I’m playing around a little in Excel to learn about linear regression. I understand the basic idea that regression aims to find the coefficients that define the best function to calculate predicted values for the dependent variable on the basis of the values of the independent variables, with “best” meaning that function that has the lowest overall error. But I wonder how this can be used if some of my variables are of a non-quantitative nature. As I understand it, it is, in principle, possible to define dummy variables whereby qualitative categories are assigned a numerical value, and that value is then treated, in the model, like any other variable.
To illustrate what I mean, here’s an example: Suppose I wanted to build a model that predicts the purchase price of a house on the basis of variables such as the number of rooms or the year the house was built. So far, this is all quantitative data, so no problem; I can put that data into an Excel spreadsheet and tell Excel to give me the coefficients for the linear regression model. Now suppose I also want to take into account a yes/no issue, e.g. whether the house has aircon (which doesn’t go without saying where I live) or not. I can now add another variable “aircon”, set it to 1 for houses that are airconditioned and 0 for those that aren’t, and expand my model accordingly, right? And the coefficient for this variable will be the average price difference between a house with airconditioning and one without, all else equal, right? This would be methodologically sound?

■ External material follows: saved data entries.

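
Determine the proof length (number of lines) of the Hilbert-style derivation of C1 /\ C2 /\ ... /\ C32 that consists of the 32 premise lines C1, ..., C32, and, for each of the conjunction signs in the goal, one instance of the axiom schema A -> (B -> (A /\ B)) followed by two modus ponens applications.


Conjoining 32 premises:
- 32 premise lines
- the goal has 31 conjunction signs; each costs 1 axiom instance + 2 MP = 3 lines: 3 * 31 = 93
Total = 32 + 93 = 125 lines.

125


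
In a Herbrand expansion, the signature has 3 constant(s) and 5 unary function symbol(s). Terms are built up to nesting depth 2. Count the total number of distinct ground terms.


Herbrand terms by depth:
Depth 0: 3 constants
Depth 1: 15 new terms (running total: 18)
Depth 2: 75 new terms (running total: 93)
Total distinct ground terms = 93

93


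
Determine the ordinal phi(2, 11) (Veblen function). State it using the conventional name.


phi(2, 11):
phi(2, beta) = zeta_beta (the beta-th zeta number, fixed point of epsilon).
phi(2, 11) = zeta_11

zeta_11


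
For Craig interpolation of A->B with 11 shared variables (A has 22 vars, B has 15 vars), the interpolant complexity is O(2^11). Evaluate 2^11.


Shared atoms = 11
Craig interpolant size bound = 2^11
= 2048

2048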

Now suppose I also want to take location into account. Following the same logic as above, I might say that the city I’m looking at has, say, five different neightbourhoods, at prices differ between them. I could now assign a number from 1 through 5 for each neighbourhood, add a variable “location” which is set, for each house, to the number of its neighbourhood, and expand the model accordingly? Somehow, I have a feeling that this would produce garbage. The numbers for the neightbourhoods don’t have any actual numerical meaning; being in neighbourhood 4 isn’t twice as good as being in neighbourhood 2, it’s simply that 4 and 2 happen to be the names I allocated to the neighbourhoods. Am I right?